Willpower is most easily defined as self-control. 

It refers to the ability one has to identify and resist impulses that may offer short-term rewards in hopes of achieving longer term, more rewarding goals.

Why Should You Care?

We all know that some things in life are outside of our control, but luckily, the amount of willpower you currently possess is not one of those things.

“Willpower” by Roy F. Baumeister & John Tierney

Willpower – unlike other human attributes that we may have less control over like intelligence (IQ) and personality – can be increased with effort.

And more importantly, a greater amount of willpower can help you achieve your goals regardless of what those goals may be.

It makes sense when you think about it.

No matter how you define success, the better your ability to utilize self-control to resist temptations and distractions that work against your goals, the more likely you are to achieve them.

So, How Can You Optimize It?

Clarify long-term goals first

Willpower is meaningless outside the context of long-term goals, and establishing clear, unconflicting long-term goals is an important first step before spending time trying to figure out how to accomplish them.

After clarifying your more important priorities, this should allow you to better spot and eliminate activities pulling you away from these priorities enabling you to better focus on how best to utilize willpower to make lasting change.

Establish good habits w/ Easy Decisions

Increasing willpower requires effort. Habits require less.

Once the initial energy is expended to make something a habit, less effort is needed to maintain the change going forward.

Change requires work and can feel unnatural to us all so focusing on creating an effective habit that can survive that early struggle is key.

Good, lasting habits are often based on clear, unambiguous rules or “bright lines” that require little effort to maintain after being established and make decisions much easier when faced with situations requiring you to choose to stick with a new habit or revert back to where you started.

Below are 2 examples of habits with poor or unclear guidelines along with how they might be improved.

Habit #1: Eating Less Double Donut Burgers

Bad/Unclear Habit: Next week, I’m going to curb my habit of eating a Double Donut Burger for breakfast every day.

Better Approach: Starting Monday, I’m going to reduce the amount of Double Donut Burgers I eat for the next 3 months by committing to having zero Double Donut Burgers on weekdays (M-F) and having a maximum of 1 Single Donut Burger each weekend.
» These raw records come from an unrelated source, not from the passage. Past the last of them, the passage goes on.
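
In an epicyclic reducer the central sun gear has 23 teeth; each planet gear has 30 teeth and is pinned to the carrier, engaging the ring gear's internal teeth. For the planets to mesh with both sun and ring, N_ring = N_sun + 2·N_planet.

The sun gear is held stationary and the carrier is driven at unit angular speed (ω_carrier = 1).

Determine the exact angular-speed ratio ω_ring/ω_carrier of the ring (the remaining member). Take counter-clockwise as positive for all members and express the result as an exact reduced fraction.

N_ring = 23 + 2·30 = 83
23(ω_s−ω_c) = −83(ω_r−ω_c),  ω_s=0, ω_c=1
ω_r = 1 − (23/83)(0−1) = 106/83
ω_r/ω_c = 106/83

106/83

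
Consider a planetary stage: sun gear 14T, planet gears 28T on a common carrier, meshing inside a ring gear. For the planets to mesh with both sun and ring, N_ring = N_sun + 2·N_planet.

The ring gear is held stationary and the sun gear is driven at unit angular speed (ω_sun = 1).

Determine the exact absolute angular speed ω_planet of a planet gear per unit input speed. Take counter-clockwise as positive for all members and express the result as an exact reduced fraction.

N_ring = 14 + 2·28 = 70
14(ω_s−ω_c) = −70(ω_r−ω_c),  ω_r=0, ω_s=1
14(1−ω_c) = −70(0−ω_c)  ⇒  84ω_c = 14  ⇒  ω_c = 1/6
sun–planet: 14·(1−1/6) = −28·(ω_p−ω_c)  ⇒  ω_p−ω_c = −(14/28)·(5/6) = -5/12
ω_p = 1/6 − 5/12 = -1/4

-1/4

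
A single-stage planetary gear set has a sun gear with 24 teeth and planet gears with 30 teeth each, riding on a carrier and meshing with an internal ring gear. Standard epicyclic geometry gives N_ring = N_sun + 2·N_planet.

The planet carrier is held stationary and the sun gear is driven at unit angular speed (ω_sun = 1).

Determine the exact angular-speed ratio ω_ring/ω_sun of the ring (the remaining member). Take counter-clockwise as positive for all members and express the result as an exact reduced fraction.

-2/7

N_ring = 24 + 2·30 = 84
24(ω_s−ω_c) = −84(ω_r−ω_c),  ω_c=0, ω_s=1
ω_r = 0 − (24/84)(1−0) = -2/7
ω_r/ω_s = -2/7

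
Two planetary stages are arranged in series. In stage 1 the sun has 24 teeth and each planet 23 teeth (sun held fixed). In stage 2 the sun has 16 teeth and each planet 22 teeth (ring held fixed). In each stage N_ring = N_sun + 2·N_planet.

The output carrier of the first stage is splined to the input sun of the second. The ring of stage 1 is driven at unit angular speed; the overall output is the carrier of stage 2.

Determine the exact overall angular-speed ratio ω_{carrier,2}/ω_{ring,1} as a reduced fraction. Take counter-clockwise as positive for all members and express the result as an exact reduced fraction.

Stage 1: N_ring = 24 + 2·23 = 70
Stage 1: 24(ω_s−ω_c) = −70(ω_r−ω_c),  ω_s=0, ω_r=1
Stage 1: 24(0−ω_c) = −70(1−ω_c)  ⇒  94ω_c = 70  ⇒  ω_c = 35/47
  ⇒ ω_c¹/ω_r¹ = 35/47
Stage 2: N_ring = 16 + 2·22 = 60
Stage 2: 16(ω_s−ω_c) = −60(ω_r−ω_c),  ω_r=0, ω_s=1
Stage 2: 16(1−ω_c) = −60(0−ω_c)  ⇒  76ω_c = 16  ⇒  ω_c = 4/19
  ⇒ ω_c²/ω_s² = 4/19
Coupling ω_s² = ω_c¹ ⇒ overall = 35/47 × 4/19 = 140/893

140/893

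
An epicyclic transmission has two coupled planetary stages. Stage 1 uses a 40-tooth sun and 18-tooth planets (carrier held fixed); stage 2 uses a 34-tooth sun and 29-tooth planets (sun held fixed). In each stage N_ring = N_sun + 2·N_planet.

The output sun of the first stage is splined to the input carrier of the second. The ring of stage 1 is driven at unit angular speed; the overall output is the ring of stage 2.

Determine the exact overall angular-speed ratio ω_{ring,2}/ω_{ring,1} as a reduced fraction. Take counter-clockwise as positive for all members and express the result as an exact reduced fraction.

Stage 1: N_ring = 40 + 2·18 = 76
Stage 1: 40(ω_s−ω_c) = −76(ω_r−ω_c),  ω_c=0, ω_r=1
Stage 1: ω_s = 0 − (76/40)(1−0) = -19/10
  ⇒ ω_s¹/ω_r¹ = -19/10
Stage 2: N_ring = 34 + 2·29 = 92
Stage 2: 34(ω_s−ω_c) = −92(ω_r−ω_c),  ω_s=0, ω_c=1
Stage 2: ω_r = 1 − (34/92)(0−1) = 63/46
  ⇒ ω_r²/ω_c² = 63/46
Coupling ω_c² = ω_s¹ ⇒ overall = -19/10 × 63/46 = -1197/460

-1197/460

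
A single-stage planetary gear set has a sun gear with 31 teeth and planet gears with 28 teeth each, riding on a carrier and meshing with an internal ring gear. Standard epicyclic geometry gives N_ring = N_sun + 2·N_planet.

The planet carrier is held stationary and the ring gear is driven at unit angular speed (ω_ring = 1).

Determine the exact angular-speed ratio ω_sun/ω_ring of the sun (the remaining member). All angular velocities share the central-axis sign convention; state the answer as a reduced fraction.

-87/31

N_ring = 31 + 2·28 = 87
31(ω_s−ω_c) = −87(ω_r−ω_c),  ω_c=0, ω_r=1
ω_s = 0 − (87/31)(1−0) = -87/31
ω_s/ω_r = -87/31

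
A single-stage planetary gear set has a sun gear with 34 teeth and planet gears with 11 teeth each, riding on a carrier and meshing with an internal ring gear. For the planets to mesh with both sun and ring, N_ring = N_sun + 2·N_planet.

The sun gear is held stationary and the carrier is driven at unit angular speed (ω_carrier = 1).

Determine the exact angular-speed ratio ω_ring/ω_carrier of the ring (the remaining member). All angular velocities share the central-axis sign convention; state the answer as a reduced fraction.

N_ring = 34 + 2·11 = 56
34(ω_s−ω_c) = −56(ω_r−ω_c),  ω_s=0, ω_c=1
ω_r = 1 − (34/56)(0−1) = 45/28
ω_r/ω_c = 45/28

45/28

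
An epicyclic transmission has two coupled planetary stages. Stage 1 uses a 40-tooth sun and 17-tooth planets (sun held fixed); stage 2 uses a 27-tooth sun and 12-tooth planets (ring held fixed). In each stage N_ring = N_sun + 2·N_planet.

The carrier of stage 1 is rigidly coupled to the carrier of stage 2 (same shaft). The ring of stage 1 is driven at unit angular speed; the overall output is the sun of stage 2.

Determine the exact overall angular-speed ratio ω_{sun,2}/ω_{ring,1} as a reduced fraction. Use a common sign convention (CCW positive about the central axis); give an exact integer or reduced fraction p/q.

962/513

Stage 1: N_ring = 40 + 2·17 = 74
Stage 1: 40(ω_s−ω_c) = −74(ω_r−ω_c),  ω_s=0, ω_r=1
Stage 1: 40(0−ω_c) = −74(1−ω_c)  ⇒  114ω_c = 74  ⇒  ω_c = 37/57
  ⇒ ω_c¹/ω_r¹ = 37/57
Stage 2: N_ring = 27 + 2·12 = 51
Stage 2: 27(ω_s−ω_c) = −51(ω_r−ω_c),  ω_r=0, ω_c=1
Stage 2: ω_s = 1 − (51/27)(0−1) = 26/9
  ⇒ ω_s²/ω_c² = 26/9
Coupling ω_c² = ω_c¹ ⇒ overall = 37/57 × 26/9 = 962/513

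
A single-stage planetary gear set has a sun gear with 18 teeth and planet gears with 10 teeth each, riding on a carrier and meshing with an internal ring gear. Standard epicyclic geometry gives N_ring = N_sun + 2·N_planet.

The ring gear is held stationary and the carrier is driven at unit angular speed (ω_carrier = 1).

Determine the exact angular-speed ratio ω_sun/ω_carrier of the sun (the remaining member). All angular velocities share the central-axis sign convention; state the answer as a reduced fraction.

N_ring = 18 + 2·10 = 38
18(ω_s−ω_c) = −38(ω_r−ω_c),  ω_r=0, ω_c=1
ω_s = 1 − (38/18)(0−1) = 28/9
ω_s/ω_c = 28/9

28/9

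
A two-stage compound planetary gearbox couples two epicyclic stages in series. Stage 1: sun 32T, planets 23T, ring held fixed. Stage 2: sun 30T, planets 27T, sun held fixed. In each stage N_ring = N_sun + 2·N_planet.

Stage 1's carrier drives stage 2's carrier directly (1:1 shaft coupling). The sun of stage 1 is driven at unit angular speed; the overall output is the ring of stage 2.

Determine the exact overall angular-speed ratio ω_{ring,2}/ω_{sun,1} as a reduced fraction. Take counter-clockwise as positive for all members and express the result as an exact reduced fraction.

152/385

Stage 1: N_ring = 32 + 2·23 = 78
Stage 1: 32(ω_s−ω_c) = −78(ω_r−ω_c),  ω_r=0, ω_s=1
Stage 1: 32(1−ω_c) = −78(0−ω_c)  ⇒  110ω_c = 32  ⇒  ω_c = 16/55
  ⇒ ω_c¹/ω_s¹ = 16/55
Stage 2: N_ring = 30 + 2·27 = 84
Stage 2: 30(ω_s−ω_c) = −84(ω_r−ω_c),  ω_s=0, ω_c=1
Stage 2: ω_r = 1 − (30/84)(0−1) = 19/14
  ⇒ ω_r²/ω_c² = 19/14
Coupling ω_c² = ω_c¹ ⇒ overall = 16/55 × 19/14 = 152/385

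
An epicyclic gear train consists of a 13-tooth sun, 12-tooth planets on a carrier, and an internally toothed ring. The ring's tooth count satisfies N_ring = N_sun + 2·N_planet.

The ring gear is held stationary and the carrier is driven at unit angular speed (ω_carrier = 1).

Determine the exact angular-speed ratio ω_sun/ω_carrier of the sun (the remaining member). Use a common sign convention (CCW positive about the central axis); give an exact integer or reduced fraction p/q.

50/13

N_ring = 13 + 2·12 = 37
13(ω_s−ω_c) = −37(ω_r−ω_c),  ω_r=0, ω_c=1
ω_s = 1 − (37/13)(0−1) = 50/13
ω_s/ω_c = 50/13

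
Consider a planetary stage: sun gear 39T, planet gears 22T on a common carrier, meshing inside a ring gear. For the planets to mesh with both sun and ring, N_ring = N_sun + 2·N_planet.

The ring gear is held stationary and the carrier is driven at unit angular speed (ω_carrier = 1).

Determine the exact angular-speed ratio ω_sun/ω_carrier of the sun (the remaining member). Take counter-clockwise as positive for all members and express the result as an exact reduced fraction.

122/39

N_ring = 39 + 2·22 = 83
39(ω_s−ω_c) = −83(ω_r−ω_c),  ω_r=0, ω_c=1
ω_s = 1 − (83/39)(0−1) = 122/39
ω_s/ω_c = 122/39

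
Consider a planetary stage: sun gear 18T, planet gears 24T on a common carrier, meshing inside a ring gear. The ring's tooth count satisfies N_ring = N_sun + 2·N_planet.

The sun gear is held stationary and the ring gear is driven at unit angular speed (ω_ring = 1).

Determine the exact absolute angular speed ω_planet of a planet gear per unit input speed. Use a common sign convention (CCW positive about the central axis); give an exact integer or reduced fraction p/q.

11/8

N_ring = 18 + 2·24 = 66
18(ω_s−ω_c) = −66(ω_r−ω_c),  ω_s=0, ω_r=1
18(0−ω_c) = −66(1−ω_c)  ⇒  84ω_c = 66  ⇒  ω_c = 11/14
sun–planet: 18·(0−11/14) = −24·(ω_p−ω_c)  ⇒  ω_p−ω_c = −(18/24)·(-11/14) = 33/56
ω_p = 11/14 + 33/56 = 11/8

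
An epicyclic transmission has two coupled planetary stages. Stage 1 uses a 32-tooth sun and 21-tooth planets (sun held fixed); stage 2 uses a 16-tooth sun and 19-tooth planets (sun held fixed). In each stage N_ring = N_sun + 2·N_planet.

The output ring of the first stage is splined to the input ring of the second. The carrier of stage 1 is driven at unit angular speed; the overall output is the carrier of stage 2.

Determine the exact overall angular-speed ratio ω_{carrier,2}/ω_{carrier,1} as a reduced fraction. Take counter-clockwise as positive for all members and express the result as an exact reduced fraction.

Stage 1: N_ring = 32 + 2·21 = 74
Stage 1: 32(ω_s−ω_c) = −74(ω_r−ω_c),  ω_s=0, ω_c=1
Stage 1: ω_r = 1 − (32/74)(0−1) = 53/37
  ⇒ ω_r¹/ω_c¹ = 53/37
Stage 2: N_ring = 16 + 2·19 = 54
Stage 2: 16(ω_s−ω_c) = −54(ω_r−ω_c),  ω_s=0, ω_r=1
Stage 2: 16(0−ω_c) = −54(1−ω_c)  ⇒  70ω_c = 54  ⇒  ω_c = 27/35
  ⇒ ω_c²/ω_r² = 27/35
Coupling ω_r² = ω_r¹ ⇒ overall = 53/37 × 27/35 = 1431/1295

1431/1295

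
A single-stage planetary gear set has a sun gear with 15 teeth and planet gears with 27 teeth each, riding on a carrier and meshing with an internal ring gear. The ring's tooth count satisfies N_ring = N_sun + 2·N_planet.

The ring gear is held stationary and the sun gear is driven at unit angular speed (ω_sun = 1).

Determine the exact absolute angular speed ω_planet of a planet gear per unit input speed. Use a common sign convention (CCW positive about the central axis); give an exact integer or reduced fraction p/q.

N_ring = 15 + 2·27 = 69
15(ω_s−ω_c) = −69(ω_r−ω_c),  ω_r=0, ω_s=1
15(1−ω_c) = −69(0−ω_c)  ⇒  84ω_c = 15  ⇒  ω_c = 5/28
sun–planet: 15·(1−5/28) = −27·(ω_p−ω_c)  ⇒  ω_p−ω_c = −(15/27)·(23/28) = -115/252
ω_p = 5/28 − 115/252 = -5/18

-5/18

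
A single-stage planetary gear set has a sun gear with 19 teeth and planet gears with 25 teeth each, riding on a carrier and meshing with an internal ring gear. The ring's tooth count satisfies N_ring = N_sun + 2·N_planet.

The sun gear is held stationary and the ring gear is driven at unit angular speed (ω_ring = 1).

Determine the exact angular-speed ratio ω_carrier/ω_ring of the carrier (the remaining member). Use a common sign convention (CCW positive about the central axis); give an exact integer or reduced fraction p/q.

N_ring = 19 + 2·25 = 69
19(ω_s−ω_c) = −69(ω_r−ω_c),  ω_s=0, ω_r=1
19(0−ω_c) = −69(1−ω_c)  ⇒  88ω_c = 69  ⇒  ω_c = 69/88
ω_c/ω_r = 69/88

69/88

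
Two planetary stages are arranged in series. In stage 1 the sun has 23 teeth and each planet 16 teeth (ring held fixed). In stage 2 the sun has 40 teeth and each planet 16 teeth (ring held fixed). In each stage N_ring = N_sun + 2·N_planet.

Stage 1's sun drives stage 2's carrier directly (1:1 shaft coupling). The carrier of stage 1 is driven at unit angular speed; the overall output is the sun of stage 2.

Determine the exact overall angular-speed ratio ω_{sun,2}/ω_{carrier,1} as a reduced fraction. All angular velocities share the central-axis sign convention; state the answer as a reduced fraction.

Stage 1: N_ring = 23 + 2·16 = 55
Stage 1: 23(ω_s−ω_c) = −55(ω_r−ω_c),  ω_r=0, ω_c=1
Stage 1: ω_s = 1 − (55/23)(0−1) = 78/23
  ⇒ ω_s¹/ω_c¹ = 78/23
Stage 2: N_ring = 40 + 2·16 = 72
Stage 2: 40(ω_s−ω_c) = −72(ω_r−ω_c),  ω_r=0, ω_c=1
Stage 2: ω_s = 1 − (72/40)(0−1) = 14/5
  ⇒ ω_s²/ω_c² = 14/5
Coupling ω_c² = ω_s¹ ⇒ overall = 78/23 × 14/5 = 1092/115

1092/115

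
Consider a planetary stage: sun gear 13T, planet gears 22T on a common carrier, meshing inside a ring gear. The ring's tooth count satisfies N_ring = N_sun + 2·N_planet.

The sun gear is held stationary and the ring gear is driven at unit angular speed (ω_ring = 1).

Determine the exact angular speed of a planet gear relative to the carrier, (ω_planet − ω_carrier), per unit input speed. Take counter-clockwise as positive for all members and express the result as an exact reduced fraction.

N_ring = 13 + 2·22 = 57
13(ω_s−ω_c) = −57(ω_r−ω_c),  ω_s=0, ω_r=1
13(0−ω_c) = −57(1−ω_c)  ⇒  70ω_c = 57  ⇒  ω_c = 57/70
sun–planet: 13·(0−57/70) = −22·(ω_p−ω_c)  ⇒  ω_p−ω_c = −(13/22)·(-57/70) = 741/1540

741/1540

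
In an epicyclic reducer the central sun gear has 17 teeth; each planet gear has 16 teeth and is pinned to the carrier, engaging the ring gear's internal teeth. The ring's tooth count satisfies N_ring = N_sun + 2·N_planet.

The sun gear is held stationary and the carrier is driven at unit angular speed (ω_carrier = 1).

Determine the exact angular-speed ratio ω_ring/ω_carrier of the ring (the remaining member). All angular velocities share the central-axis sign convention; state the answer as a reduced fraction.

66/49

N_ring = 17 + 2·16 = 49
17(ω_s−ω_c) = −49(ω_r−ω_c),  ω_s=0, ω_c=1
ω_r = 1 − (17/49)(0−1) = 66/49
ω_r/ω_c = 66/49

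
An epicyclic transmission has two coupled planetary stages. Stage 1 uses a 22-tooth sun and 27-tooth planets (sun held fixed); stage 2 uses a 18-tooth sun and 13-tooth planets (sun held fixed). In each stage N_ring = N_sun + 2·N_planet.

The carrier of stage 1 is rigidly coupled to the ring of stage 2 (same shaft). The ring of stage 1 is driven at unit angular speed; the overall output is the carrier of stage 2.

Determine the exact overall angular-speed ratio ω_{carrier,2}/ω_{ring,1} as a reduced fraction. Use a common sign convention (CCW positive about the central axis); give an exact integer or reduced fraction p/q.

836/1519

Stage 1: N_ring = 22 + 2·27 = 76
Stage 1: 22(ω_s−ω_c) = −76(ω_r−ω_c),  ω_s=0, ω_r=1
Stage 1: 22(0−ω_c) = −76(1−ω_c)  ⇒  98ω_c = 76  ⇒  ω_c = 38/49
  ⇒ ω_c¹/ω_r¹ = 38/49
Stage 2: N_ring = 18 + 2·13 = 44
Stage 2: 18(ω_s−ω_c) = −44(ω_r−ω_c),  ω_s=0, ω_r=1
Stage 2: 18(0−ω_c) = −44(1−ω_c)  ⇒  62ω_c = 44  ⇒  ω_c = 22/31
  ⇒ ω_c²/ω_r² = 22/31
Coupling ω_r² = ω_c¹ ⇒ overall = 38/49 × 22/31 = 836/1519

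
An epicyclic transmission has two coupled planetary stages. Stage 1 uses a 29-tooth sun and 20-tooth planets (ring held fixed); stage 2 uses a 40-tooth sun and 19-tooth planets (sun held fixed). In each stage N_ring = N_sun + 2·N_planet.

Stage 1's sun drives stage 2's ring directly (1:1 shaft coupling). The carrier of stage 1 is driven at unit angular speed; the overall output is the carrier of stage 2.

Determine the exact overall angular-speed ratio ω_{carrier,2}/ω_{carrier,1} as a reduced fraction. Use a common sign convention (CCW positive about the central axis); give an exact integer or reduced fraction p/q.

Stage 1: N_ring = 29 + 2·20 = 69
Stage 1: 29(ω_s−ω_c) = −69(ω_r−ω_c),  ω_r=0, ω_c=1
Stage 1: ω_s = 1 − (69/29)(0−1) = 98/29
  ⇒ ω_s¹/ω_c¹ = 98/29
Stage 2: N_ring = 40 + 2·19 = 78
Stage 2: 40(ω_s−ω_c) = −78(ω_r−ω_c),  ω_s=0, ω_r=1
Stage 2: 40(0−ω_c) = −78(1−ω_c)  ⇒  118ω_c = 78  ⇒  ω_c = 39/59
  ⇒ ω_c²/ω_r² = 39/59
Coupling ω_r² = ω_s¹ ⇒ overall = 98/29 × 39/59 = 3822/1711

3822/1711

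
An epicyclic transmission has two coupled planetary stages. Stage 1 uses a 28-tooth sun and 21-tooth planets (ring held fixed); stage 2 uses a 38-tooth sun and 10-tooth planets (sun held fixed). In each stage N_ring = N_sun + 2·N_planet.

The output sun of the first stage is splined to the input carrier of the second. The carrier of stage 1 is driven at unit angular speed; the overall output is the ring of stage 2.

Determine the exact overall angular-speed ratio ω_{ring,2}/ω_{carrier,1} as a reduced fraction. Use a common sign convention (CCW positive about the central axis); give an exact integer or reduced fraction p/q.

Stage 1: N_ring = 28 + 2·21 = 70
Stage 1: 28(ω_s−ω_c) = −70(ω_r−ω_c),  ω_r=0, ω_c=1
Stage 1: ω_s = 1 − (70/28)(0−1) = 7/2
  ⇒ ω_s¹/ω_c¹ = 7/2
Stage 2: N_ring = 38 + 2·10 = 58
Stage 2: 38(ω_s−ω_c) = −58(ω_r−ω_c),  ω_s=0, ω_c=1
Stage 2: ω_r = 1 − (38/58)(0−1) = 48/29
  ⇒ ω_r²/ω_c² = 48/29
Coupling ω_c² = ω_s¹ ⇒ overall = 7/2 × 48/29 = 168/29

168/29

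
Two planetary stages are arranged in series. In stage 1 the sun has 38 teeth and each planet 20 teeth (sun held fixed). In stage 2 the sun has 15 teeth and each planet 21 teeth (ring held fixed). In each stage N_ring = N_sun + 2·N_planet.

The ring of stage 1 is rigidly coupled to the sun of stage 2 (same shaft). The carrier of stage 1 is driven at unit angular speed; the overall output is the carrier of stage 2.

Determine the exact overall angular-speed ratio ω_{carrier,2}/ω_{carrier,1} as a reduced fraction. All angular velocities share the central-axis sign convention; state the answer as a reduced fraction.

Stage 1: N_ring = 38 + 2·20 = 78
Stage 1: 38(ω_s−ω_c) = −78(ω_r−ω_c),  ω_s=0, ω_c=1
Stage 1: ω_r = 1 − (38/78)(0−1) = 58/39
  ⇒ ω_r¹/ω_c¹ = 58/39
Stage 2: N_ring = 15 + 2·21 = 57
Stage 2: 15(ω_s−ω_c) = −57(ω_r−ω_c),  ω_r=0, ω_s=1
Stage 2: 15(1−ω_c) = −57(0−ω_c)  ⇒  72ω_c = 15  ⇒  ω_c = 5/24
  ⇒ ω_c²/ω_s² = 5/24
Coupling ω_s² = ω_r¹ ⇒ overall = 58/39 × 5/24 = 145/468

145/468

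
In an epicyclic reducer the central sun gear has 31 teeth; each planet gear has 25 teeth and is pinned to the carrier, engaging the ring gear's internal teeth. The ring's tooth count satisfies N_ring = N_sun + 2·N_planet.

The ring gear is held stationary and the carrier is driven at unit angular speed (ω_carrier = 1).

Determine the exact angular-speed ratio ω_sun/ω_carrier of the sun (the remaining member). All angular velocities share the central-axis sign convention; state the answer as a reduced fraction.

112/31

N_ring = 31 + 2·25 = 81
31(ω_s−ω_c) = −81(ω_r−ω_c),  ω_r=0, ω_c=1
ω_s = 1 − (81/31)(0−1) = 112/31
ω_s/ω_c = 112/31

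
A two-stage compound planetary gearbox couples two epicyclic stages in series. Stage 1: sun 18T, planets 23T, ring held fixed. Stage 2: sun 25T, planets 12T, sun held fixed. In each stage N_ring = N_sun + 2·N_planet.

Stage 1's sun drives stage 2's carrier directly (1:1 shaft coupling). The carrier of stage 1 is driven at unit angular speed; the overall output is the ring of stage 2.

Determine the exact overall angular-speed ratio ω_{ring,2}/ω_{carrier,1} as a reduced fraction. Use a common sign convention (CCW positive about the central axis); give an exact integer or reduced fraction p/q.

Stage 1: N_ring = 18 + 2·23 = 64
Stage 1: 18(ω_s−ω_c) = −64(ω_r−ω_c),  ω_r=0, ω_c=1
Stage 1: ω_s = 1 − (64/18)(0−1) = 41/9
  ⇒ ω_s¹/ω_c¹ = 41/9
Stage 2: N_ring = 25 + 2·12 = 49
Stage 2: 25(ω_s−ω_c) = −49(ω_r−ω_c),  ω_s=0, ω_c=1
Stage 2: ω_r = 1 − (25/49)(0−1) = 74/49
  ⇒ ω_r²/ω_c² = 74/49
Coupling ω_c² = ω_s¹ ⇒ overall = 41/9 × 74/49 = 3034/441

3034/441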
Habit #2: Watch Less TV & Read More

Bad/Unclear Habit: My New Year’s resolution is to start reading more books and watching less television.

Better Approach: Beginning January 5th, I will limit my television watching to 1 hour per weeknight, read 200 pages per week and track my results daily in a journal for the next 90 days.

Yeah, these examples aren’t the greatest, but I think the logic is this…

  • The more specific the rules are that govern a new habit…
  • The clearer the proper choices will be to abide by those rules and…
  • The clearer the proper choices are when a new habit is under fire…
  • The less effort you will need to identify and make those choices when faced with less than ideal circumstances.

Sorry, I love bullet points. 🙂

That’s it for now. Thanks for reading!